A bit off topic here...
Today is the one year anniversary of my mother-in-law's surprise passing. It has been a really tough year for my wife and she is a bit of a mess today. She is off walking the dog now because that always makes her feel better.
It has me thinking that we have come to the age of loss. The age where the generation before us, people we grew up with, looked up to, shared memories with, are getting old. Old, not older, we are all getting older. Getting older is something you can embrace, it's a journey of better understanding yourself and your life. Old is just the last few moments before the music stops and the music always stops.
We have reached the age where any time, any day we could get a phone call that from that moment forward we know our lives will never be the same. This has happened 6 times in the last few years, with my wife's mom being the closest to home. (Others being aunts, uncles, close family friends)

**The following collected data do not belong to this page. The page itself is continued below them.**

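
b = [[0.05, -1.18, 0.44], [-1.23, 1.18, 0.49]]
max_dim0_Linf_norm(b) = 1.23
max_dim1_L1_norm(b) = 2.9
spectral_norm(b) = 1.96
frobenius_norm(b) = 2.18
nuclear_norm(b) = 2.91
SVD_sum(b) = [[0.53, -0.78, -0.10], [-0.96, 1.40, 0.19]] + [[-0.48, -0.40, 0.54], [-0.27, -0.22, 0.3]]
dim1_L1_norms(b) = [1.67, 2.9]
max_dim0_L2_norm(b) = 1.67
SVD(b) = [[-0.48, 0.88], [0.88, 0.48]] @ diag([1.956938675648259, 0.9509421747677618]) @ [[-0.56,0.82,0.11], [-0.58,-0.49,0.65]]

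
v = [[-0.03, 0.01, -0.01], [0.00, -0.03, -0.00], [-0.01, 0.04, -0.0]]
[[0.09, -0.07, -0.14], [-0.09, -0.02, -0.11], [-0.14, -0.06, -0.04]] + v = [[0.06,  -0.06,  -0.15],[-0.09,  -0.05,  -0.11],[-0.15,  -0.02,  -0.04]]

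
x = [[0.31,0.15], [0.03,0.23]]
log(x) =[[-1.2, 0.57],[0.11, -1.51]]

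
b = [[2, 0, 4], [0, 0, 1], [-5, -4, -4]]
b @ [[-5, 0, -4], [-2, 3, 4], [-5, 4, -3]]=[[-30, 16, -20], [-5, 4, -3], [53, -28, 16]]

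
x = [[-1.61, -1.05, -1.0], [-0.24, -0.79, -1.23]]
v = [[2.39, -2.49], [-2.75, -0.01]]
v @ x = [[-3.25, -0.54, 0.67],[4.43, 2.9, 2.76]]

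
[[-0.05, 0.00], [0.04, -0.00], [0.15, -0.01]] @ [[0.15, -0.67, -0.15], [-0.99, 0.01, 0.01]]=[[-0.01, 0.03, 0.01], [0.01, -0.03, -0.01], [0.03, -0.10, -0.02]]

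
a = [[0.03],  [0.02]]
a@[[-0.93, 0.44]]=[[-0.03,0.01], [-0.02,0.01]]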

I am saddened that my wife did not get to spend more time with her mom but grateful that they did get to spend her mom's last week together, as we happened to be visiting after not seeing her parents for a couple of years. I am grateful we were able to stay and spend a couple of months helping out her dad after her mom's passing. I know her mom would have been proud that we did.
Fortunately, I still have both my parents and see them a couple times a week. They spend a lot of time with my kids which means the world to them and us.

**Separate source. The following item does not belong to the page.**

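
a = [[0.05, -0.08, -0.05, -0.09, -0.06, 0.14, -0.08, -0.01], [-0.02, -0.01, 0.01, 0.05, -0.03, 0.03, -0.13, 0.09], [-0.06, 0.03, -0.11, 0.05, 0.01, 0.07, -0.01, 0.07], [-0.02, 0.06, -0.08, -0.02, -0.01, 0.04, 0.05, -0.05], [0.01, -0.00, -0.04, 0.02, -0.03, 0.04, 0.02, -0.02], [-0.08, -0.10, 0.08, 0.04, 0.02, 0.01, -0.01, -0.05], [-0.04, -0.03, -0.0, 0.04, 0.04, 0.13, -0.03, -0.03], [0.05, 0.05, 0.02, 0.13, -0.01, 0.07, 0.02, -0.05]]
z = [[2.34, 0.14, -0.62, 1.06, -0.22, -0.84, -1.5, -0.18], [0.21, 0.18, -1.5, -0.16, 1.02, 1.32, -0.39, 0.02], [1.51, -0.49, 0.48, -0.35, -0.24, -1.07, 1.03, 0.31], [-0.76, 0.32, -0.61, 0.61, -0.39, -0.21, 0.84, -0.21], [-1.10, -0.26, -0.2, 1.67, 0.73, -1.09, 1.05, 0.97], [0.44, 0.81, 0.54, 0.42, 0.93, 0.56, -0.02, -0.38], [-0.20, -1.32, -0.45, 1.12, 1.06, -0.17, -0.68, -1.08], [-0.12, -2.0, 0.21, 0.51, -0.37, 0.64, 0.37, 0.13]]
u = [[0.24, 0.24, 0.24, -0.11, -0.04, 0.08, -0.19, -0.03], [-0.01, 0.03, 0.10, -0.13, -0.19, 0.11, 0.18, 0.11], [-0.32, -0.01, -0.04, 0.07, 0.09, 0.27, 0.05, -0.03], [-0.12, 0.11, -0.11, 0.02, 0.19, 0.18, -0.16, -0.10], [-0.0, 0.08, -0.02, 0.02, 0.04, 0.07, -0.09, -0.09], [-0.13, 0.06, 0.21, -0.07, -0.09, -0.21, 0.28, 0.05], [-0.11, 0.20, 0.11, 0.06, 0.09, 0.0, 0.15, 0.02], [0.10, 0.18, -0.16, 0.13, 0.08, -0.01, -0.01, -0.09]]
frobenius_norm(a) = 0.46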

Fortunately, I have been able to craft our lifestyle in a way that as we traverse the age of loss, we have the time and freedom to make the most of the remaining moments with the people that matter to us before the music stops.
Thanks for reading.
Thanks for sharing a piece of your heart.

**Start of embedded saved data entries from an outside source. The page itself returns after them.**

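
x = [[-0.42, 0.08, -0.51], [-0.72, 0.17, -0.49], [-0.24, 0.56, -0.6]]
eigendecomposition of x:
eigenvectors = [[-0.43+0.00j, (0.54-0.08j), (0.54+0.08j)], [0.67+0.00j, 0.66+0.00j, (0.66-0j)], [0.61+0.00j, 0.13-0.50j, (0.13+0.5j)]]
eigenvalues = [(0.18+0j), (-0.52+0.46j), (-0.52-0.46j)]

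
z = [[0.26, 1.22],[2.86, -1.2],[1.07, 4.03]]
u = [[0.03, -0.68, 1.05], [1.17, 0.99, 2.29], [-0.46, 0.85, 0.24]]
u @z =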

It reminds me of my mum’s passing. I didn’t spend as much time with her as I would have liked during her last few months. Even with imminent death, one keeps thinking that the end is not that near. That one still has some time. Maybe I was in denial. I remember my last words to her fondly: I love you, Mum. I seldom said this; I’m glad I did.
As heavy as this was to read, I’m glad to come across it. With time, emotions n memories fade, so I’m always grateful to be reminded of my mum in some way or other.
Thanks for reading. I never minded that no one read it because I more wrote it for myself, almost as a pseudo journal entry, as I was reflecting on the year that had just passed and the impact it had had on my wife.
I believe there was a meta territory then but no one really used it. Everything got posted in bitcoin. I actually started using the meta territory a couple months after this post to post my daily sports content.
Sorry to hear about your mom. Glad you got some value out of the post 13 months later.